If you like to play and install many times, or if you just have several computers with Debian, you should think about an apt-proxy.

It is easy to install, if you know how...and it spares lots of time, even with only two computers. If you send many megabytes in a network its pretty fast.

The server is a script, the newest version written in python. It makes a cache to store the debs. After a while it would delete them, if you dont want that it wount.

Choose one computer in your network and install apt-proxy. The newest version is in Sid now. Download it with apt-get apt-proxy

Now you edit the /etc/apt-proxy.config. Its nearly nothing to do. (and I dont know, if that described little mistake in the config is fixed, as I use my old config)

All you really need is: (if you see lying eights they dont belong to the text!)
[debian] 
backends = http://ftp.de.debian.org/debian
                
[debian-non-US]
backends = http://ftp.de.debian.org/debian-non-US


The rest is interesting, but you only have to change one thing: Where it says [debian-non-US] there was [non-US] and that did not work.

After having edited the proxy-server don't forget a: /etc/init.d/apt-proxy restart

So, if the apt-proxy.config is finished, edit the /etc/apt/sources.list on another computer like this:
deb http://192.168.x.xxx:9999/debian/ unstable main contrib non-free 
deb http://192.168.2.xxx:9999/debian-non-US/ unstable/non-US main contrib non-free 
deb-src http://192.168.x.xxx:9999/debian/ unstable main contrib non-free 
deb-src http://192.168.x.xxx:9999/debian-non-US/ unstable/non-US main contrib non-free 
deb http://192.168.x.xxx:9999/debian/ testing main contrib non-free
deb http://192.168.x.xxx:9999/debian-non-US/ testing/non-US main contrib non-free 
deb-src http://192.168.x.xxx:9999/debian/ testing main contrib non-free 
deb-src http://192.168.x.xxx:9999/debian-non-US/ testing/non-US main contrib non-free 

# deb http://ftp.de.debian.org/debian/ unstable main contrib non-free 
# deb http://ftp.de.debian.org/debian-non-US/ unstable/non-US main contrib non-free 
# deb-src http://ftp.de.debian.org/debian/ testing main contrib non-free  
# deb-src http://ftp.de.debian.org/debian-non-US/ unstable/non-US main contrib non-free


I have just commented out the original.
The IP you have to change to the one of the computer that has the proxy.
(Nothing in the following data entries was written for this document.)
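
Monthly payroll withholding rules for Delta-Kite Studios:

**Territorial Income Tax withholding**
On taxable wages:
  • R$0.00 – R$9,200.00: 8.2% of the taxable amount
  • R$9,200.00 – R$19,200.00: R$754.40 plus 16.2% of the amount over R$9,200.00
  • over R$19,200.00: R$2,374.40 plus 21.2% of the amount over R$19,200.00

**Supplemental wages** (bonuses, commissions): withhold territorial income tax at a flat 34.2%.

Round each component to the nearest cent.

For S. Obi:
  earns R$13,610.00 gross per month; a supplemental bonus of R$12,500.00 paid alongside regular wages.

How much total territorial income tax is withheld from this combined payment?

R$5,743.82

Territorial Income Tax: taxable = R$13,610.00
  R$754.40 + 16.2% × (R$13,610.00 − R$9,200.00) = R$754.40 + 16.2% × R$4,410.00 = R$1,468.82
Supplemental (34.2% flat on bonus): 34.2% × R$12,500.00 = R$4,275.00
Total territorial income tax: R$1,468.82 + R$4,275.00 = R$5,743.82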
So, now do an apt-get update with this computer (not the one with the proxy). The proxy will be asked for the sources, downloads them and gives them to the computer that did the apt-get update. It keeps a copy for other computers or for itself. The Proxy has nothing to do with the apt and the package management on every single computer.
You can give a copy of /etc/apt/sources.list to all of your computers, to the one with the proxy too.

And if you have many sources in your computer, import them now (you cannot do that earlier) to the proxy-cache like this:
# apt-proxy-import -i /var/cache/apt/archives 


Hmm, I think that was it, like always pretty simple, after you did it the first time.

Now you dont need to care about the proxy, do your updates as usual.
Only if you would need new sources, do just the same things in the apt-proxy.conf and the sources.lists like you did now.